From: David Vandevoorde <daveed_at_[hidden]>
Date: Wed, 10 Apr 2019 18:35:56 -0400
> On Apr 10, 2019, at 6:28 PM, Jens Maurer <Jens.Maurer_at_[hidden]> wrote:
>
> On 11/04/2019 00.06, Jens Gustedt wrote:
>> Hello Jens,
>>
>> On Wed, 10 Apr 2019 23:40:37 +0200 Jens Maurer <Jens.Maurer_at_[hidden]>
>> wrote:
>>
>>>> Inter-object equality comparison has to be supported,
>>>
>>> "Supported" in the sense of "getting a well-defined, stable answer",
>>> I presume. Why do you need that?
>>
>> Because this is all that pointer equality is about. I have to be able
>> to compare pointers to whatever objects for equality. If I can only
>> use it for pointers for which I know that they point to the same
>> object, I don't a need a `==` operator in the language :)
>
> Not quite.
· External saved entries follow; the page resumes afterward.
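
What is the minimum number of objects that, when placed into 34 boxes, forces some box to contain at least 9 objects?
n = (9 − 1)·34 + 1 = 273

By the generalised pigeonhole principle, to guarantee some box contains ≥ r objects we need more than (r − 1) · k objects total. Threshold: n = (r − 1) · k + 1. With r = 9 and k = 34: n = 8 · 34 + 1 = 272 + 1 = 273. For n = 272 = 8 · 34, we can put exactly 8 objects in every box, avoiding 9 in any single one — so 273 is tight.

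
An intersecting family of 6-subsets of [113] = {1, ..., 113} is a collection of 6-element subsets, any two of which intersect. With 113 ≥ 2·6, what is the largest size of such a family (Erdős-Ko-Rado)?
max |F| = C(112, 5) = 134153712

Erdős-Ko-Rado (1961): when n ≥ 2k, max |F| = C(n−1, k−1). The bound is attained by the star {A : i ∈ A} for any fixed i ∈ [n]. Here C(113−1, 6−1) = C(112, 5) = 134153712.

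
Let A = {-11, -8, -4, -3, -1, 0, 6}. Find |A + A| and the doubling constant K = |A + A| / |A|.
K = |A + A| / |A| = 22/7

Enumerate A + A = {a + b : a, b ∈ A}. With |A| = 7, there are |A|^2 = 49 ordered sum pairs; collecting distinct values, A + A = {-22, -19, -16, -15, -14, -12, -11, -9, -8, -7, -6, -5, -4, -3, -2, -1, 0, 2, 3, 5, 6, 12}, so |A + A| = 22. Thus K = 22/7. For comparison, the minimum possible |A + A| over all 7-element sets is 2·7 − 1 = 13 (so min K = 13/7), attained only by arithmetic progressions.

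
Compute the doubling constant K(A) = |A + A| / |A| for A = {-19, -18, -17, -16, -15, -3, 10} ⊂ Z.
K = |A + A| / |A| = 21/7 = 3

Enumerate A + A = {a + b : a, b ∈ A}. With |A| = 7, there are |A|^2 = 49 ordered sum pairs; collecting distinct values, A + A = {-38, -37, -36, -35, -34, -33, -32, -31, -30, -22, -21, -20, -19, -18, -9, -8, -7, -6, -5, 7, 20}, so |A + A| = 21. Thus K = 21/7 = 3. For comparison, the minimum possible |A + A| over all 7-element sets is 2·7 − 1 = 13 (so min K = 13/7), attained only by arithmetic progressions.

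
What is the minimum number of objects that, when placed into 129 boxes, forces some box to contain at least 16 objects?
n = (16 − 1)·129 + 1 = 1936

By the generalised pigeonhole principle, to guarantee some box contains ≥ r objects we need more than (r − 1) · k objects total. Threshold: n = (r − 1) · k + 1. With r = 16 and k = 129: n = 15 · 129 + 1 = 1935 + 1 = 1936. For n = 1935 = 15 · 129, we can put exactly 15 objects in every box, avoiding 16 in any single one — so 1936 is tight.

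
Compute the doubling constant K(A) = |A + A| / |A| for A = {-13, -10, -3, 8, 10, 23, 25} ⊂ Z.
K = |A + A| / |A| = 26/7

Enumerate A + A = {a + b : a, b ∈ A}. With |A| = 7, there are |A|^2 = 49 ordered sum pairs; collecting distinct values, A + A = {-26, -23, -20, -16, -13, -6, -5, -3, -2, 0, 5, 7, 10, 12, 13, 15, 16, 18, 20, 22, 31, 33, 35, 46, 48, 50}, so |A + A| = 26. Thus K = 26/7. For comparison, the minimum possible |A + A| over all 7-element sets is 2·7 − 1 = 13 (so min K = 13/7), attained only by arithmetic progressions.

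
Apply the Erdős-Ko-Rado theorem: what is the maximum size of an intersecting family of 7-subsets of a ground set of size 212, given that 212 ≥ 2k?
max |F| = C(211, 6) = 114081819852

Erdős-Ko-Rado (1961): when n ≥ 2k, max |F| = C(n−1, k−1). The bound is attained by the star {A : i ∈ A} for any fixed i ∈ [n]. Here C(212−1, 7−1) = C(211, 6) = 114081819852.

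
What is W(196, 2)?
W(196, 2) = 196 + 1 = 197

A 2-term AP is any pair of integers, so a monochromatic 2-AP exists iff some colour is used at least twice. With 196 colours, the colouring i ↦ i on {1, ..., 196} uses each colour once, avoiding any monochromatic pair, so W(196, 2) > 196. For {1, ..., 197}, pigeonhole forces two integers of the same colour, which form a monochromatic 2-AP. Hence W(196, 2) = 197.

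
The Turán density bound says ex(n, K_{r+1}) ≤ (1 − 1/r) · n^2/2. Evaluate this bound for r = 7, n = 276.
Turán density bound = (6/7) · 276^2/2 = 228528/7 ≈ 32646.8571

Turán's theorem: ex(n, K_{r+1}) is achieved by the complete r-partite Turán graph T(n, r) with parts as balanced as possible, and is at most (1 − 1/r) · n^2/2. For r = 7, n = 276: the density bound is (6/7) · 76176/2 = 228528/7 ≈ 32646.8571. The integer-valued extremum is e(T(276, 7)) = 32646, which is strictly less than the density bound 228528/7 since 7 ∤ 276 (the parts of T(276, 7) cannot all be equal).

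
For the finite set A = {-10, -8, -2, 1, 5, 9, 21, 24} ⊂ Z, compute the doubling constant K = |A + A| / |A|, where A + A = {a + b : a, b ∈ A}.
K = |A + A| / |A| = 32/8 = 4

Enumerate A + A = {a + b : a, b ∈ A}. With |A| = 8, there are |A|^2 = 64 ordered sum pairs; collecting distinct values, A + A = {-20, -18, -16, -12, -10, -9, -7, -5, -4, -3, -1, 1, 2, 3, 6, 7, 10, 11, 13, 14, 16, 18, 19, 22, 25, 26, 29, 30, 33, 42, 45, 48}, so |A + A| = 32. Thus K = 32/8 = 4. For comparison, the minimum possible |A + A| over all 8-element sets is 2·8 − 1 = 15 (so min K = 15/8), attained only by arithmetic progressions.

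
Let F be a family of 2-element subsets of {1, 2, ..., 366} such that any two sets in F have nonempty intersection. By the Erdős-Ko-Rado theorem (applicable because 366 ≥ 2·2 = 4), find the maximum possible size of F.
max |F| = C(365, 1) = 365

The Erdős-Ko-Rado theorem states: for n ≥ 2k, an intersecting family of k-subsets of an n-element set has size at most C(n − 1, k − 1), with equality for 'star' families {A ⊆ [n] : |A| = k, i ∈ A} (fix an element i). For n = 366, k = 2: C(365, 1) = 365.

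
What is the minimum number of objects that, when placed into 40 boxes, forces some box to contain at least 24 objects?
n = (24 − 1)·40 + 1 = 921

By the generalised pigeonhole principle, to guarantee some box contains ≥ r objects we need more than (r − 1) · k objects total. Threshold: n = (r − 1) · k + 1. With r = 24 and k = 40: n = 23 · 40 + 1 = 920 + 1 = 921. For n = 920 = 23 · 40, we can put exactly 23 objects in every box, avoiding 24 in any single one — so 921 is tight.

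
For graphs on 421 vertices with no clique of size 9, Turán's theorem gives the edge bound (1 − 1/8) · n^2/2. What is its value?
Turán density bound = (7/8) · 421^2/2 = 1240687/16 ≈ 77542.9375

Turán's theorem: ex(n, K_{r+1}) is achieved by the complete r-partite Turán graph T(n, r) with parts as balanced as possible, and is at most (1 − 1/r) · n^2/2. For r = 8, n = 421: the density bound is (7/8) · 177241/2 = 1240687/16 ≈ 77542.9375. The integer-valued extremum is e(T(421, 8)) = 77542, which is strictly less than the density bound 1240687/16 since 8 ∤ 421 (the parts of T(421, 8) cannot all be equal).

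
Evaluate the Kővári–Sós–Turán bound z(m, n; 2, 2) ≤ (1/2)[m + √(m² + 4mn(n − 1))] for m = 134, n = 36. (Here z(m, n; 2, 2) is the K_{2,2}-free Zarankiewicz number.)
z(134, 36; 2, 2) ≤ (1/2)[134 + √(134² + 4·134·36·35)] = (1/2)[134 + √693316] = 483.328

Kővári–Sós–Turán: let r_1, ..., r_134 be the row sums and z = Σ r_i the total number of 1s. Each pair of columns can share at most one row with both entries 1 (else a 2×2 all-ones block appears), so Σ_i C(r_i, 2) ≤ C(36, 2) = 630. By convexity Σ_i C(r_i, 2) ≥ 134·C(z/134, 2) = z(z − 134)/(2·134), giving z² − 134z − 134·36·35 ≤ 0 and hence z ≤ (1/2)[134 + √(17956 + 4·168840)] = (1/2)[134 + √693316] ≈ (1/2)(134 + 832.656) = 483.328.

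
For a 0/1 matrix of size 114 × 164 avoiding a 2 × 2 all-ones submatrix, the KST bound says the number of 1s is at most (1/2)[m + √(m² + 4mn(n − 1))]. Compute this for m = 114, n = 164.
z(114, 164; 2, 2) ≤ (1/2)[114 + √(114² + 4·114·164·163)] = (1/2)[114 + √12202788] = 1803.6245

Kővári–Sós–Turán: let r_1, ..., r_114 be the row sums and z = Σ r_i the total number of 1s. Each pair of columns can share at most one row with both entries 1 (else a 2×2 all-ones block appears), so Σ_i C(r_i, 2) ≤ C(164, 2) = 13366. By convexity Σ_i C(r_i, 2) ≥ 114·C(z/114, 2) = z(z − 114)/(2·114), giving z² − 114z − 114·164·163 ≤ 0 and hence z ≤ (1/2)[114 + √(12996 + 4·3047448)] = (1/2)[114 + √12202788] ≈ (1/2)(114 + 3493.2489) = 1803.6245.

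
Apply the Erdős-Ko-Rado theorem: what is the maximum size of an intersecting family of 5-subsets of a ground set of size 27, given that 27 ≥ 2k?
max |F| = C(26, 4) = 14950

Erdős-Ko-Rado (1961): when n ≥ 2k, max |F| = C(n−1, k−1). The bound is attained by the star {A : i ∈ A} for any fixed i ∈ [n]. Here C(27−1, 5−1) = C(26, 4) = 14950.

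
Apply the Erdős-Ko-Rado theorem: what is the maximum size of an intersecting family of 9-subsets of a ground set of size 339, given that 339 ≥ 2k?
max |F| = C(338, 8) = 3886573990065702

Erdős-Ko-Rado (1961): when n ≥ 2k, max |F| = C(n−1, k−1). The bound is attained by the star {A : i ∈ A} for any fixed i ∈ [n]. Here C(339−1, 9−1) = C(338, 8) = 3886573990065702.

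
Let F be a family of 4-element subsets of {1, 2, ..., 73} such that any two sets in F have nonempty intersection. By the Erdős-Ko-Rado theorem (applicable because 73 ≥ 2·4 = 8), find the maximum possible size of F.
max |F| = C(72, 3) = 59640

The Erdős-Ko-Rado theorem states: for n ≥ 2k, an intersecting family of k-subsets of an n-element set has size at most C(n − 1, k − 1), with equality for 'star' families {A ⊆ [n] : |A| = k, i ∈ A} (fix an element i). For n = 73, k = 4: C(72, 3) = 59640.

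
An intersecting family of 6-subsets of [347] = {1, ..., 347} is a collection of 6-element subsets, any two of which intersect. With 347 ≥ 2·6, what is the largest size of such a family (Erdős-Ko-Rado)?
max |F| = C(346, 5) = 40141409364

Erdős-Ko-Rado (1961): when n ≥ 2k, max |F| = C(n−1, k−1). The bound is attained by the star {A : i ∈ A} for any fixed i ∈ [n]. Here C(347−1, 6−1) = C(346, 5) = 40141409364.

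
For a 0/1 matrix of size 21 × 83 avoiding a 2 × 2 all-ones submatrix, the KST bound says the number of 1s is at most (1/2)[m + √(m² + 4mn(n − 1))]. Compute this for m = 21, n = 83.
z(21, 83; 2, 2) ≤ (1/2)[21 + √(21² + 4·21·83·82)] = (1/2)[21 + √572145] = 388.7013

Kővári–Sós–Turán: let r_1, ..., r_21 be the row sums and z = Σ r_i the total number of 1s. Each pair of columns can share at most one row with both entries 1 (else a 2×2 all-ones block appears), so Σ_i C(r_i, 2) ≤ C(83, 2) = 3403. By convexity Σ_i C(r_i, 2) ≥ 21·C(z/21, 2) = z(z − 21)/(2·21), giving z² − 21z − 21·83·82 ≤ 0 and hence z ≤ (1/2)[21 + √(441 + 4·142926)] = (1/2)[21 + √572145] ≈ (1/2)(21 + 756.4027) = 388.7013.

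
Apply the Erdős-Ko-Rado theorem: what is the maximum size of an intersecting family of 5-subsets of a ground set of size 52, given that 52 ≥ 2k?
max |F| = C(51, 4) = 249900

Erdős-Ko-Rado (1961): when n ≥ 2k, max |F| = C(n−1, k−1). The bound is attained by the star {A : i ∈ A} for any fixed i ∈ [n]. Here C(52−1, 5−1) = C(51, 4) = 249900.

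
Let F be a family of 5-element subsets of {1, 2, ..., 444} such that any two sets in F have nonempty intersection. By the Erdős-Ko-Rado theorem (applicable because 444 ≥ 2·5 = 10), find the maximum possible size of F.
max |F| = C(443, 4) = 1583091510

Erdős-Ko-Rado (1961): when n ≥ 2k, max |F| = C(n−1, k−1). The bound is attained by the star {A : i ∈ A} for any fixed i ∈ [n]. Here C(444−1, 5−1) = C(443, 4) = 1583091510.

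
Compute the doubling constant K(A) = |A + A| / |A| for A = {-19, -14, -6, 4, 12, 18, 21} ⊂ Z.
K = |A + A| / |A| = 27/7

Enumerate A + A = {a + b : a, b ∈ A}. With |A| = 7, there are |A|^2 = 49 ordered sum pairs; collecting distinct values, A + A = {-38, -33, -28, -25, -20, -15, -12, -10, -7, -2, -1, 2, 4, 6, 7, 8, 12, 15, 16, 22, 24, 25, 30, 33, 36, 39, 42}, so |A + A| = 27. Thus K = 27/7. For comparison, the minimum possible |A + A| over all 7-element sets is 2·7 − 1 = 13 (so min K = 13/7), attained only by arithmetic progressions.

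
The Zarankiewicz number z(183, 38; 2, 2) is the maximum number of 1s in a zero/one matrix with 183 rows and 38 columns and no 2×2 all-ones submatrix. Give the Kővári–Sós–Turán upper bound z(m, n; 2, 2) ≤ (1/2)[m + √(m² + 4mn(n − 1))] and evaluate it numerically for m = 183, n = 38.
z(183, 38; 2, 2) ≤ (1/2)[183 + √(183² + 4·183·38·37)] = (1/2)[183 + √1062681] = 606.9321

Kővári–Sós–Turán: let r_1, ..., r_183 be the row sums and z = Σ r_i the total number of 1s. Each pair of columns can share at most one row with both entries 1 (else a 2×2 all-ones block appears), so Σ_i C(r_i, 2) ≤ C(38, 2) = 703. By convexity Σ_i C(r_i, 2) ≥ 183·C(z/183, 2) = z(z − 183)/(2·183), giving z² − 183z − 183·38·37 ≤ 0 and hence z ≤ (1/2)[183 + √(33489 + 4·257298)] = (1/2)[183 + √1062681] ≈ (1/2)(183 + 1030.8642) = 606.9321.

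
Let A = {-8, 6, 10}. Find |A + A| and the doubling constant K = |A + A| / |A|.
K = |A + A| / |A| = 6/3 = 2

Enumerate A + A = {a + b : a, b ∈ A}. With |A| = 3, there are |A|^2 = 9 ordered sum pairs; collecting distinct values, A + A = {-16, -2, 2, 12, 16, 20}, so |A + A| = 6. Thus K = 6/3 = 2. For comparison, the minimum possible |A + A| over all 3-element sets is 2·3 − 1 = 5 (so min K = 5/3), attained only by arithmetic progressions.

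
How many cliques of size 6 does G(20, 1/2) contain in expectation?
E[# K_6] = C(20, 6) · (1/2)^C(6, 2) = 38760 / 2^15 = 4845/4096 ≈ 1.182861

For each 6-subset S of vertices (there are C(20, 6) = 38760 such S), let X_S = 1 if S induces a K_6 (all C(6, 2) = 15 edges present). Then P(X_S = 1) = (1/2)^15 = 1/32768. By linearity of expectation, E[# K_6] = C(20, 6) · (1/2)^15 = 38760 / 32768 = 4845/4096 ≈ 1.182861.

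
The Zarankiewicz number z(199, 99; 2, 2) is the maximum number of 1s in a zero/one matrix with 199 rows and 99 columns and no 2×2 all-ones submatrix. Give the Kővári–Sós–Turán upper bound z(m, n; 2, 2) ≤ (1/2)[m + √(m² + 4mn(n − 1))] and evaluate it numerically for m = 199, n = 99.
z(199, 99; 2, 2) ≤ (1/2)[199 + √(199² + 4·199·99·98)] = (1/2)[199 + √7762393] = 1492.5536

Kővári–Sós–Turán: let r_1, ..., r_199 be the row sums and z = Σ r_i the total number of 1s. Each pair of columns can share at most one row with both entries 1 (else a 2×2 all-ones block appears), so Σ_i C(r_i, 2) ≤ C(99, 2) = 4851. By convexity Σ_i C(r_i, 2) ≥ 199·C(z/199, 2) = z(z − 199)/(2·199), giving z² − 199z − 199·99·98 ≤ 0 and hence z ≤ (1/2)[199 + √(39601 + 4·1930698)] = (1/2)[199 + √7762393] ≈ (1/2)(199 + 2786.1071) = 1492.5536.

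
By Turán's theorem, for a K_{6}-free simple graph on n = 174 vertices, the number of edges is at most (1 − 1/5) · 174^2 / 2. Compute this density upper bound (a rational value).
Turán density bound = (4/5) · 174^2/2 = 60552/5 ≈ 12110.4

Turán's theorem: ex(n, K_{r+1}) is achieved by the complete r-partite Turán graph T(n, r) with parts as balanced as possible, and is at most (1 − 1/r) · n^2/2. For r = 5, n = 174: the density bound is (4/5) · 30276/2 = 60552/5 ≈ 12110.4. The integer-valued extremum is e(T(174, 5)) = 12110, which is strictly less than the density bound 60552/5 since 5 ∤ 174 (the parts of T(174, 5) cannot all be equal).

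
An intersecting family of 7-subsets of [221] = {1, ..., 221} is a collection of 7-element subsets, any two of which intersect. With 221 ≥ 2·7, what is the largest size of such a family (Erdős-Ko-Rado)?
max |F| = C(220, 6) = 147008598660

Erdős-Ko-Rado (1961): when n ≥ 2k, max |F| = C(n−1, k−1). The bound is attained by the star {A : i ∈ A} for any fixed i ∈ [n]. Here C(221−1, 7−1) = C(220, 6) = 147008598660.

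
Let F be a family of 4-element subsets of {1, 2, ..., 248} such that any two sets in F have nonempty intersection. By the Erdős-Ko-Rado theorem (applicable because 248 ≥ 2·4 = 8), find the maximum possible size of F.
max |F| = C(247, 3) = 2481115

Erdős-Ko-Rado (1961): when n ≥ 2k, max |F| = C(n−1, k−1). The bound is attained by the star {A : i ∈ A} for any fixed i ∈ [n]. Here C(248−1, 4−1) = C(247, 3) = 2481115.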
It does make sense to compare pointers to subobjects
> within the same larger object, e.g.
>
> int a[100];
> bool b = &a[5] == &a[6];
>
> where, of course, the pointers may come from more involved
> pointer arithmetic.
> This is supported and well-defined in the status quo, I presume,
> and nobody is suggesting to change that.
>
> So, there is a use and need for == on pointers even if you can't
> compare pointers to arbitrary objects.
>
> So, again, why do you need to compare pointers to arbitrary
> objects?

For hash tables where the keys are pointers to objects?